Потом почитал «Геральд трибюн», но это ничуть не успокоило. Грохот в голове, грохот в комнате не утихал. Мысли были разрозненными, сумбурными, как будто между всеми вещами на свете исчезли связи, все рассыпалось, не склеивалось, не было переходов, не было опоры. Всякая попытка что-нибудь представить себе, всякая попытка привести мысли в порядок обрывалась, едва начавшись.
Не хватит ли копаться в своих переживаниях? – кажется, он уже не раз громил и крушил свою профессию, якобы вполне нормальную, свой журналистский имидж. Неужели опять начинается это абсолютное непонимание, неспособность хоть что-то осмыслить? А что с Хофманом? Ну, раз уж ты вышел сухим из воды, то с ним и подавно ничего не стряслось. Хофман озабоченно спросит, что да как, а ты ответишь: все в полном порядке, лучше не бывает. Да, но Хофман, который, кстати, не спешит объявиться, уж конечно, не бросился бежать сломя голову из зоны обстрела как последний идиот. Добравшись до отеля, он первым делом оставил у портье записку Хофману, извинился и попросил позвонить, как только тот вернется. И время указал – 17. 30. Хотя было только двадцать минут шестого.

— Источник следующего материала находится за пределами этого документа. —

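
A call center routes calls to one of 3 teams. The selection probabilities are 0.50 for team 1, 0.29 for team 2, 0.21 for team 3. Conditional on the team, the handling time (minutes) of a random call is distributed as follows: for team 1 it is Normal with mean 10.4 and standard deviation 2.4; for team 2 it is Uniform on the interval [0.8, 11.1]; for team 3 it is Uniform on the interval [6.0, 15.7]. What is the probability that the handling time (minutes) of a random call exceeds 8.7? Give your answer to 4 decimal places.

Conditional on each team, P(X > 8.7): 1: 0.760631; 2: 0.23301; 3: 0.721649.
By total probability, P(X > 8.7) = 0.5·0.760631 + 0.29·0.23301 + 0.21·0.721649 = 0.599435.

0.5994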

Так о чем писать? Что зафиксировать? Свои переживания? Страх, ощущение собственной неуязвимости, свистопляска в крови – от свистопляски вокруг, от грохота обстрела… Об этом нельзя написать, это твой опыт, и он должен остаться с тобой, в тебе. Все, о чем знал раньше, это же бред: весь ход войны, всевозможные инфекционные болезни, чья-то личная заинтересованность в разжигании конфликтов, эйфория страха и ненависти, все это стягивается в тугой узел – в торжество на крови, победоносную расправу над жизнью, и все в угоду публике, безумствующей, увлеченной, которой, в конце концов, за долгое, невероятно долгое время осточертело человеколюбие и даже простое благодушное наплевательство; публика, нынче она жаждет очистить Бога от налипших на Него «подобий Божиих», то есть очистить землю и воздух от своего же, человеческого, присутствия и дыхания. Безвкусица, нелепость – да, но сегодня ты не сможешь без отвращения посмотреть в лицо человеку, кому бы то ни было… Ариана… Он и о ней вспомнил с раздражением. Но сразу пугливо решил, что подумает о ней завтра. А собственное жирное тело, чисто вымытое, раскормленное, дебелое, округлое и все жиреющее, раздувающееся, сколько у этого тела претензий, каждая клеточка, тугая и плотная, получает кормежку, каждый килограмм мяса щедро оплачивается, и кости, ткани, кровь, нервы, мозг, какие там еще есть слова, чтобы все это назвать… Он вытащил из шкафа чистое белье, рубашку, носки. По спине пробежал озноб. Ляжки-то гладкие, толстые, упругие под ладонью. Вспомнилось, как несколько лет назад он ехал ночным поездом и переодевался в купе при свете ночника и синей лампочки над дверью. На нем была длинная ночная рубаха, под ней ничего – голая задница. Вдруг отчетливо вспомнилось, как прыгал там на одной ноге, в тесном, не повернуться, купе, толстощекий и толстозадый, похожий на ребенка, которого раскормили до исполинских размеров. Давнишнее чувство стыда сейчас снова вернулось.
Письмо, которое он написал Грете, упало и лежало на столе. Непременно надо его отправить. Попросить Ариану или самому отнести в посольство. Что там в письме, уже не вспомнить, но перечитывать не стоит. Грета прочтет – если прочтет, – совершенно нормальное письмо.